Another theory is that the problem is environmental and may be caused by general pollution with air pollution being the most likely offender.

This theory tends to draw on the observation that richer industrialized countries have been much more severely affected in recent decades by the increase in allergies. It might also detract from the hygiene hypothesis as children living close to farm animals will by definition often live in areas with less polluted air.

Regardless of which theory one adheres to, one thing all scientists seem to agree on is that global weather changes are impacting on the frequency at which allergies are occurring.

Thanks to a very mild winter and early Spring hay fever season in France arrived a month earlier than last year and to make matters worse, for those susceptible to air born particles, higher than normal amounts of dust have been carried over to Europe on winds from North Africa in recent weeks.

The increased levels of pollen as plants begin to flower at this time of year are of course another significant factor in allergic attacks.

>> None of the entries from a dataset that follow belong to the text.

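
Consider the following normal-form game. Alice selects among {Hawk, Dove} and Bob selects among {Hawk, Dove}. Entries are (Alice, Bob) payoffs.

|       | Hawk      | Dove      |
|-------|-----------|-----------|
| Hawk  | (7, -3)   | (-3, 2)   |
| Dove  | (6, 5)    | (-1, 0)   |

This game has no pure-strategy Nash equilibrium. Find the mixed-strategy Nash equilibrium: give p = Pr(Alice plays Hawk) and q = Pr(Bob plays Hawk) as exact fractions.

p = 1/2, q = 2/3

In a mixed NE each player is indifferent between their pure strategies, so the opponent's mix sets the indifference.
Bob indifferent between Hawk and Dove: p·(-3) + (1−p)·5 = p·2 + (1−p)·0 ⟹ 5 + (-8)p = 0 + 2p ⟹ p = 1/2.
Alice indifferent between Hawk and Dove: q·7 + (1−q)·(-3) = q·6 + (1−q)·(-1) ⟹ (-3) + 10q = (-1) + 7q ⟹ q = 2/3.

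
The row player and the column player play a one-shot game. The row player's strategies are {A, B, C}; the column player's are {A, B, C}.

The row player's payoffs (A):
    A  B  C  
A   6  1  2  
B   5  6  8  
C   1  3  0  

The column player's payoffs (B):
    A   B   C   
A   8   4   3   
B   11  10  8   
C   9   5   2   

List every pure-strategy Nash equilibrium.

Find each player's best response to every opponent strategy; NE are the intersections.
The row player's best responses — vs A: A (payoff 6); vs B: B (payoff 6); vs C: B (payoff 8).
The column player's best responses — vs A: A (payoff 8); vs B: A (payoff 11); vs C: A (payoff 9).
The only mutual best response is (A, A); neither player gains by switching there.

(A, A)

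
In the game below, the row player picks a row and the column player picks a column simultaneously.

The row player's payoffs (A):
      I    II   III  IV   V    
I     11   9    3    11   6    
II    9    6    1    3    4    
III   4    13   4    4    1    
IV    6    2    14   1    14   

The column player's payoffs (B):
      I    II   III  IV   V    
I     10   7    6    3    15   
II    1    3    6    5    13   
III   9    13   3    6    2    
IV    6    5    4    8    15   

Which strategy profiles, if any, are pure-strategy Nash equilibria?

(III, II) and (IV, V)

Check mutual best responses: a cell is a NE iff neither player can gain by unilaterally deviating.
The row player's best responses — vs I: I (payoff 11); vs II: III (payoff 13); vs III: IV (payoff 14); vs IV: I (payoff 11); vs V: IV (payoff 14).
The column player's best responses — vs I: V (payoff 15); vs II: V (payoff 13); vs III: II (payoff 13); vs IV: V (payoff 15).
Mutual best responses occur at (III, II) and (IV, V); at each, neither player gains by switching.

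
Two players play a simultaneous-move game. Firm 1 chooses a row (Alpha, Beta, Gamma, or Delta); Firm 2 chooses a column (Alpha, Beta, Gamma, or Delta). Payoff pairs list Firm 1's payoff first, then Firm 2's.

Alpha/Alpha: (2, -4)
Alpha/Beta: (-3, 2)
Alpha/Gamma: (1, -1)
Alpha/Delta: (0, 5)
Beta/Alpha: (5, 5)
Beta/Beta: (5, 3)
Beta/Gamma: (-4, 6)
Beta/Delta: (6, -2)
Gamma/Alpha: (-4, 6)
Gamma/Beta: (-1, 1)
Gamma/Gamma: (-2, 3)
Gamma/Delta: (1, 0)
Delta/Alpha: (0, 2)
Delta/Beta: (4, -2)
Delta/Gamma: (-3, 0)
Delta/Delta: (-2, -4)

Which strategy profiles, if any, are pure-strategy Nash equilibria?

None

Find each player's best response to every opponent strategy; NE are the intersections.
Firm 1's best responses — vs Alpha: Beta (payoff 5); vs Beta: Beta (payoff 5); vs Gamma: Alpha (payoff 1); vs Delta: Beta (payoff 6).
Firm 2's best responses — vs Alpha: Delta (payoff 5); vs Beta: Gamma (payoff 6); vs Gamma: Alpha (payoff 6); vs Delta: Alpha (payoff 2).
No cell has both players best-responding. For instance, Firm 1's best reply to Beta is Beta, but against Beta Firm 2 prefers Gamma over Beta.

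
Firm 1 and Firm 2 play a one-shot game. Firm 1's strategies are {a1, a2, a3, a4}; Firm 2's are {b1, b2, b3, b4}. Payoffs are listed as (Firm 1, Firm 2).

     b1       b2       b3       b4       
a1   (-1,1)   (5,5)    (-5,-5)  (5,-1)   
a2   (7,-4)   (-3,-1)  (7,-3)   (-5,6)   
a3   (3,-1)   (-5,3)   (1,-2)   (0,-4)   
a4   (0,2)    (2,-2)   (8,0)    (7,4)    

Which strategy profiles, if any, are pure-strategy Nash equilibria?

(a1, b2) and (a4, b4)

A profile is a Nash equilibrium when each player is best-responding to the other.
Firm 1's best responses — vs b1: a2 (payoff 7); vs b2: a1 (payoff 5); vs b3: a4 (payoff 8); vs b4: a4 (payoff 7).
Firm 2's best responses — vs a1: b2 (payoff 5); vs a2: b4 (payoff 6); vs a3: b2 (payoff 3); vs a4: b4 (payoff 4).
Mutual best responses occur at (a1, b2) and (a4, b4); at each, neither player gains by switching.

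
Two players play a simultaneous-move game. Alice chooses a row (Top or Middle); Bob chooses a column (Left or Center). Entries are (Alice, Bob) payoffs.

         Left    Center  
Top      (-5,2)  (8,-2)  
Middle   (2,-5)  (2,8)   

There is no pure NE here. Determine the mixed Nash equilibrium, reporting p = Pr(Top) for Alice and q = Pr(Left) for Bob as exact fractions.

p = 13/17, q = 6/13

In a mixed NE each player is indifferent between their pure strategies, so the opponent's mix sets the indifference.
Bob indifferent between Left and Center: p·2 + (1−p)·(-5) = p·(-2) + (1−p)·8 ⟹ (-5) + 7p = 8 + (-10)p ⟹ p = 13/17.
Alice indifferent between Top and Middle: q·(-5) + (1−q)·8 = q·2 + (1−q)·2 ⟹ 8 + (-13)q = 2 + 0q ⟹ q = 6/13.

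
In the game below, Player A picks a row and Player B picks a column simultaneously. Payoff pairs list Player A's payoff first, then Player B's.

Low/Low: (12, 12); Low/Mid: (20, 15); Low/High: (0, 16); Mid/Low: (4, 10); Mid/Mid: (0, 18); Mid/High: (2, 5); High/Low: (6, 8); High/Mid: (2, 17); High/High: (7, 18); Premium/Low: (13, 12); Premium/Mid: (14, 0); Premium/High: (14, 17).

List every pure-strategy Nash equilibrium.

Check mutual best responses: a cell is a NE iff neither player can gain by unilaterally deviating.
Player A's best responses — vs Low: Premium (payoff 13); vs Mid: Low (payoff 20); vs High: Premium (payoff 14).
Player B's best responses — vs Low: High (payoff 16); vs Mid: Mid (payoff 18); vs High: High (payoff 18); vs Premium: High (payoff 17).
The only mutual best response is (Premium, High); neither player gains by switching there.

(Premium, High)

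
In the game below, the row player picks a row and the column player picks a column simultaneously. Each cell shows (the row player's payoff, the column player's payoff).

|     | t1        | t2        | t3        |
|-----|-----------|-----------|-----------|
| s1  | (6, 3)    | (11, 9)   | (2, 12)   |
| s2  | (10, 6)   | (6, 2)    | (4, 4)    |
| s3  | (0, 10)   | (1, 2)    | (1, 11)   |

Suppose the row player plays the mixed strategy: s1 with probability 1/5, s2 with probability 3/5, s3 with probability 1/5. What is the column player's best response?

Compute the column player's expected payoff from each pure strategy against the given mix.
t1: (1/5)·3 + (3/5)·6 + (1/5)·10 = 31/5
t2: (1/5)·9 + (3/5)·2 + (1/5)·2 = 17/5
t3: (1/5)·12 + (3/5)·4 + (1/5)·11 = 7
Highest expected payoff is 7, from t3.

t3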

Pollen good for bees bad for hay fever

Pollen good for bees bad for hay fever (Credit Wikipedia)

Lighter air born pollens such as those of the birch tree are much more of a problem than heavier pollens while grasses are among the biggest culprits in causing asthma, particularly grass crops — wheat and maize.

All the literature counsels medical advice for the most severe cases as a doctor can order tests to try and discover the most likely allergens involved.

There is presently no cure for these common respiratory allergies so apologies to the itchy-eyed and streaming-nosed among you but as you suffer perhaps take some solace in the fact that without the pollen, bees would not be pollinating and the hives would be empty of honey.